Christoph E. Schreiner is a Professor in the Departments of Otolaryngology and Bioengineering at the University of California, San Francisco, USA. He holds a Ph.D. in Physics and an MD from the University of Göttingen, Germany. His main research interests include the processing of complex sounds from the auditory midbrain to the auditory cortex in various animal models with special consideration of hearing impairments. He is a member of the Tinnitus Research Consortium and has edited—jointly with Dr. Jeffery Winer—two books on central auditory processing.

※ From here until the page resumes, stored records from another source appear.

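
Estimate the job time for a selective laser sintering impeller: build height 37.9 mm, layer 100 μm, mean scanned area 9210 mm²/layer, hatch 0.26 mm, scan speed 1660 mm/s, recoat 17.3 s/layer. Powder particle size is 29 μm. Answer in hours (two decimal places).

4.07 hours

Number of layers: 37.9 / 0.1 → 379 (rounded up).
Hatch length per layer = 9210 / 0.26, so 35423.1 mm.
Laser time per layer: 35423.1 / 1660 → 21.3392 s.
Layer cycle = 21.3392 + 17.3 = 38.6392 s.
379 layers × 38.6392 s/layer = 14644.2568 s, i.e. 4.07 hours.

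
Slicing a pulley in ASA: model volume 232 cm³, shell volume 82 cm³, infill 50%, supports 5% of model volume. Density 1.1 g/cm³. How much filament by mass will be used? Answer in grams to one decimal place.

185.5 g

Interior volume = 232 − 82 = 150 cm³.
Infill volume: 0.50 × 150 → 75 cm³.
Support = 0.05 × 232, so 11.6 cm³.
Deposited volume = 82 + 75 + 11.6 = 168.6 cm³.
Mass = 168.6 × 1.1, so 185.46 g.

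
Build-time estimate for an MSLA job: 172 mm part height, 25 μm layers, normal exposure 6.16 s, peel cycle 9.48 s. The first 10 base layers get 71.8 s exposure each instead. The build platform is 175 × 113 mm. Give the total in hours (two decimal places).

30.07 hours

Layers = ⌈172/0.025⌉ = 6880.
Base layers: 10 × (71.8 + 9.48) → 812.8 s.
Normal layers: 6870 × (6.16 + 9.48) → 107446.8 s.
Sum: 812.8 + 107446.8 = 108259.6 s → 30.07 hours.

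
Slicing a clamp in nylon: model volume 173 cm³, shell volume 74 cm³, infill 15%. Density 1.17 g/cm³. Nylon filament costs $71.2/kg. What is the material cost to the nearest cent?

$7.40

Infill region: 173 − 74 → 99 cm³.
Infill deposited = 0.15 × 99, so 14.85 cm³.
Total extruded = 74 + 14.85, so 88.85 cm³.
Mass: 88.85 × 1.17 → 103.9545 g.
Cost = 103.9545 g / 1000 × $71.2/kg = $7.40.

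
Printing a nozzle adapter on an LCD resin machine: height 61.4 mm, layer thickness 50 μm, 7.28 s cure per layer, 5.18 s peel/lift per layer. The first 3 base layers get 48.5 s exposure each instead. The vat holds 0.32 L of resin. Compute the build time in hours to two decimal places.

4.28 hours

Layer count = ceil(61.4 / 0.05) = 1228.
Bottom layers: 3 × (48.5 + 5.18) → 161.04 s.
Remaining layers = 1225 × (7.28 + 5.18), so 15263.5 s.
Total = 161.04 + 15263.5 = 15424.54 s = 4.28 hours.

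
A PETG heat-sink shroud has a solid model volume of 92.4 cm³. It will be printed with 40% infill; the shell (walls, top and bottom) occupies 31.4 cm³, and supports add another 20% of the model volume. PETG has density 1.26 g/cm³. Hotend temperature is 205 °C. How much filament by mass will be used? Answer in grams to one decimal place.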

Artificial neural networks have been applied to speech tasks for well over 50 years. In particular, multilayer perceptrons (MLPs) have been used as components in HMM-based systems for 25 years. This presentation will describe the long journey from early speech classification experiments with MLPs in the 1960s to the present day implementations. There will be an emphasis on hybrid HMM/MLP approaches that have dominated the use of artificial neural networks for speech recognition since the late 1980s, but which have only recently gained mainstream adoption.
Nelson Morgan has been working on problems in signal processing and pattern recognition since 1974, with a primary emphasis on speech processing. He may have been the first to use neural networks for speech classification in a commercial application. He is a former Editor-in-chief of Speech Communication, and is also a Fellow of the IEEE and of ISCA. In 1997 he received the Signal Processing Magazine best paper award (together with co-author Herve Bourlard) for an article that described the basic hybrid HMM/MLP approach. He also co-wrote a text (written jointly with Ben Gold) on speech and audio signal processing, with a new (2011) second edition that was revised in collaboration with Dan Ellis of Columbia University. He is the deputy director (and former director) of the International Computer Science Institute (ICSI), and is a Professor-in-residence in the EECS Department at the University of California at Berkeley.

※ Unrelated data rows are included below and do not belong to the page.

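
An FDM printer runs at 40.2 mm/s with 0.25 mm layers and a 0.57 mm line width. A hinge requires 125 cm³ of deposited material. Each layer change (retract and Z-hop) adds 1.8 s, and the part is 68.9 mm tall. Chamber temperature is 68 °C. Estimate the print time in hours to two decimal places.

6.20 hours

Bead cross-section = 0.25 × 0.57, so 0.1425 mm².
Toolpath length = 125 cm³ / 0.1425 mm² = 125000 / 0.1425 = 877193 mm.
Extrusion time = 877193 / 40.2 = 21820.7 s.
Layers = ⌈68.9/0.25⌉ = 276.
Layer-change overhead: 276 × 1.8 → 496.8 s.
Total = 21820.7 + 496.8 = 22317.5 s = 6.20 hours.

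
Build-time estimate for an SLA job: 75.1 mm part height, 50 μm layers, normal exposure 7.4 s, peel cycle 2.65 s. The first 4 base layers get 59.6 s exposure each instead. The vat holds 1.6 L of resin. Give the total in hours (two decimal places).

4.25 hours

Layers = ⌈75.1/0.05⌉ = 1502.
Base layers = 4 × (59.6 + 2.65) = 249 s.
Regular layers = 1498 × (7.4 + 2.65) = 15054.9 s.
Sum: 249 + 15054.9 = 15303.9 s → 4.25 hours.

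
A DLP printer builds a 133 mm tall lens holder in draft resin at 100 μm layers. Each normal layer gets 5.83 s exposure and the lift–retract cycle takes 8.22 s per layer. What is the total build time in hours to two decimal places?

Number of layers: 133 / 0.1 → 1330 (rounded up).
Cycle time = 5.83 + 8.22 = 14.05 s.
Build time: 1330 × 14.05 s = 18686.5 s, i.e. 5.19 hours.

5.19 hours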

In 2010, it was shown that the combination of hybrid ANN-HMMs with both traditional senone modeling and deep learning is a powerful new acoustic model for ASR. Dubbed the Context-Dependent Deep-Neural-Network HMM, or CD-DNN-HMM, it has so far led to over 40% relative error reduction for speaker-independent recognition on the Switchboard benchmark, compared to the conventional GMM baseline. This is arguably the largest gain obtained through a single technology in ASR. This talk will describe how this discovery has been further developed towards use in practical systems. We will specifically focus on the remarkable benefits from the DNN's ability to learn better feature representations and how they can help in real-life applications; as well as the no less remarkable difficulties arising from the computational cost in training and at runtime, and approaches to address them.
Frank Seide, a native of Hamburg, Germany, is a Senior Researcher/Research Manager at Microsoft Research. His current research focus is on deep neural networks for conversational speech recognition; together with co-author Dong Yu, he was first to show the effectiveness of CD-DNN-HMMs for recognition of conversational speech. Since graduation in 1993, Frank has worked on various speech topics, first at Philips Research in Aachen and Taipei, now at Microsoft Research Asia (Beijing), including spoken-dialogue systems, Mandarin speech recognition, audio search, and speech-to-speech translation.